It is admirable that Government has taken steps to increase transparency and accountability with regards to the Central Bank.
Under Section 56 (1) of the Central Bank Act, the bank’s officers are exempt from sharing any information with the public arising from the course of their work.
As such, under the Freedom of Information (Exemption) (No 2) Order, the bank is not obligated to give information about its operations. These new amendments to the Section 56, will however, now make it mandatory for the bank to release information on the salaries and terms and conditions of the employment of the Central Bank Governor, deputy governors, directors, officers and employees of the bank; the organisational structure; current and former employees, the number of filled or vacant positions at the bank and “such other matters relating to the employment of staff as the minister thinks fit.” These requests from the minister can also relate to periods before the amendments are enacted.
In his argument to the Senate for the Miscellaneous Provisions (Tax Amnesty, Pensions, Freedom of Information, National Insurance, Central Bank and Non-Profit Organisations) Bill, Finance Minister Colm Imbert pointed out that the “all” in the Central Bank Act means that even if it wanted to, the bank could not share any information with those requesting disclosure.

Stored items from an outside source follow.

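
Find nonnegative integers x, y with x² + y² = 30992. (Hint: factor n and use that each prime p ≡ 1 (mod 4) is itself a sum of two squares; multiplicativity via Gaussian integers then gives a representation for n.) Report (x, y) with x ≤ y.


Step 1: Factor n = 30992 = 2^4 · 13 · 149.
Step 2: Check the mod-4 condition on each prime factor: 2 = 2 (special); 13 ≡ 1 (mod 4), exponent 1; 149 ≡ 1 (mod 4), exponent 1.
All primes ≡ 3 (mod 4) appear to even exponent (or don't appear), so by the two-squares theorem n IS expressible as a sum of two squares.
Step 3: Build a representation. Group n = k² · m with k = 4 and m = 13 · 149 = 1937 (a product of primes ≡ 1 (mod 4)); a representation of m scales to one of n via (k·x)² + (k·y)² = k²(x² + y²). Each prime p ≡ 1 (mod 4) is itself a sum of two squares; find a² by testing p − a² for a perfect square:
  13: 13 − 1² = 12, 13 − 2² = 9 = 3² ⇒ 13 = 2² + 3².
  149: 149 − 1² = 148, 149 − 2² = 145, 149 − 3² = 140, 149 − 4² = 133, 149 − 5² = 124, 149 − 6² = 113, 149 − 7² = 100 = 10² ⇒ 149 = 7² + 10².
  Combine using the Brahmagupta–Fibonacci identity (a² + b²)(c² + d²) = (ac − bd)² + (ad + bc)² = (ac + bd)² + (ad − bc)²:
  13 · 149 = 1937: from (2² + 3²)(7² + 10²), take (2·7 − 3·10, 2·10 + 3·7) = (14 − 30, 20 + 21) = (-16, 41); dropping signs (only squares matter) gives (16, 41); check 16² + 41² = 256 + 1681 = 1937 ✓.
  Scale by k = 4: (4·16, 4·41) = (64, 164).
Step 4: Order so x ≤ y and verify: 64² + 164² = 4096 + 26896 = 30992 = n. ✓

n = 30992 = 64² + 164² (one valid representation with x ≤ y).


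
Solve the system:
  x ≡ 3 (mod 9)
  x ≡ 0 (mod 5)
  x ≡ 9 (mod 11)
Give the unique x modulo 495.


Moduli 9, 5, 11 are pairwise coprime; by CRT there is a unique solution modulo M = 9 · 5 · 11 = 495.
Solve pairwise, accumulating the modulus:
  Start with x ≡ 3 (mod 9).
  Combine with x ≡ 0 (mod 5): since gcd(9, 5) = 1, we get a unique residue mod 45.
    Write x = 3 + 9·t and substitute into x ≡ 0 (mod 5): 9·t ≡ 0 − 3 = -3 (mod 5).
    Reduce coefficients mod 5: 4·t ≡ 2 (mod 5).
    The inverse of 4 mod 5 is 4 (since 4·4 = 16 = 3·5 + 1), so t ≡ 4·2 = 8 ≡ 3 (mod 5).
    Then x = 3 + 9·3 = 30, valid modulo lcm(9, 5) = 45: x ≡ 30 (mod 45).
  Combine with x ≡ 9 (mod 11): since gcd(45, 11) = 1, we get a unique residue mod 495.
    Write x = 30 + 45·t and substitute into x ≡ 9 (mod 11): 45·t ≡ 9 − 30 = -21 (mod 11).
    Reduce coefficients mod 11: 1·t ≡ 1 (mod 11).
    So t ≡ 1 (mod 11).
    Then x = 30 + 45·1 = 75, valid modulo lcm(45, 11) = 495: x ≡ 75 (mod 495).
Verify: 75 mod 9 = 3 ✓, 75 mod 5 = 0 ✓, 75 mod 11 = 9 ✓.

x ≡ 75 (mod 495).


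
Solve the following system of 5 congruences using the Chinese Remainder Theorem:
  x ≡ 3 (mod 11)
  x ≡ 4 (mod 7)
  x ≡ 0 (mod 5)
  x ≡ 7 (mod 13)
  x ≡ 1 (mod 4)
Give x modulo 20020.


Product of moduli M = 11 · 7 · 5 · 13 · 4 = 20020.
Merge one congruence at a time:
  Start: x ≡ 3 (mod 11).
  Combine with x ≡ 4 (mod 7); new modulus lcm = 77.
    Write x = 3 + 11·t and substitute into x ≡ 4 (mod 7): 11·t ≡ 4 − 3 = 1 (mod 7).
    Reduce coefficients mod 7: 4·t ≡ 1 (mod 7).
    The inverse of 4 mod 7 is 2 (since 4·2 = 8 = 1·7 + 1), so t ≡ 2·1 = 2 ≡ 2 (mod 7).
    Then x = 3 + 11·2 = 25, valid modulo lcm(11, 7) = 77: x ≡ 25 (mod 77).
  Combine with x ≡ 0 (mod 5); new modulus lcm = 385.
    Write x = 25 + 77·t and substitute into x ≡ 0 (mod 5): 77·t ≡ 0 − 25 = -25 (mod 5).
    Reduce coefficients mod 5: 2·t ≡ 0 (mod 5).
    The inverse of 2 mod 5 is 3 (since 2·3 = 6 = 1·5 + 1), so t ≡ 3·0 = 0 ≡ 0 (mod 5).
    Then x = 25 + 77·0 = 25, valid modulo lcm(77, 5) = 385: x ≡ 25 (mod 385).
  Combine with x ≡ 7 (mod 13); new modulus lcm = 5005.
    Write x = 25 + 385·t and substitute into x ≡ 7 (mod 13): 385·t ≡ 7 − 25 = -18 (mod 13).
    Reduce coefficients mod 13: 8·t ≡ 8 (mod 13).
    The inverse of 8 mod 13 is 5 (since 8·5 = 40 = 3·13 + 1), so t ≡ 5·8 = 40 ≡ 1 (mod 13).
    Then x = 25 + 385·1 = 410, valid modulo lcm(385, 13) = 5005: x ≡ 410 (mod 5005).
  Combine with x ≡ 1 (mod 4); new modulus lcm = 20020.
    Write x = 410 + 5005·t and substitute into x ≡ 1 (mod 4): 5005·t ≡ 1 − 410 = -409 (mod 4).
    Reduce coefficients mod 4: 1·t ≡ 3 (mod 4).
    So t ≡ 3 (mod 4).
    Then x = 410 + 5005·3 = 15425, valid modulo lcm(5005, 4) = 20020: x ≡ 15425 (mod 20020).
Verify against each original: 15425 mod 11 = 3, 15425 mod 7 = 4, 15425 mod 5 = 0, 15425 mod 13 = 7, 15425 mod 4 = 1.

x ≡ 15425 (mod 20020).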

“Why would anybody argue against the taxpayers of this country having the right to know what is being done with their money that is being provided to the Central Bank by way of payment of salaries to officers of the bank?” Imbert told the Senate, insisting that the amendments do not allow for any extraordinary overreach.
Ironically, the closest TT has come to such information being shared was when former governor Jwala Rambarran in December 2015 announced the names of the biggest users of foreign exchange in the country. He was immediately censured and a few months later, sacked by the Government citing Section 56.
As much as the public will appreciate Government’s attempt to lift part of the veil on the bank, we must also question the objective. This piece of legislation that in Clause 9 would ostensibly allow for greater transparency in the bank, followed the now rescinded Clause 7, an amendment to the FOIA that was widely condemned as an attempt to control the flow of information to the public.
There have been several criticisms of the amendment to a monolithic entity like the Central Bank, but Imbert has dismissed them all in favour of the public interest.
But is it really the public interest? In his closing statements in the House of Representatives on Friday, Imbert suggested that there were people in the bank, former governors, whose interests would be upended if this information was made public. A former governor, for example, he said, claimed $10 million for 17 months of work. This amendment would solve that issue. The Express on Sunday reported that the individual in question was Rambarran.
One would therefore hope the minister did not bring forth a bill intent on settling a personal vendetta, although he drew examples from other countries where at least some aspects of central banking is overseen by ministers of finance or allowed via freedom of information legislation.
Regardless, the Finance Minister has allowed a small victory for the people to access information in their interest. Once he has requested the information and it is in his possession, it will have become public information, accessible via the FOIA.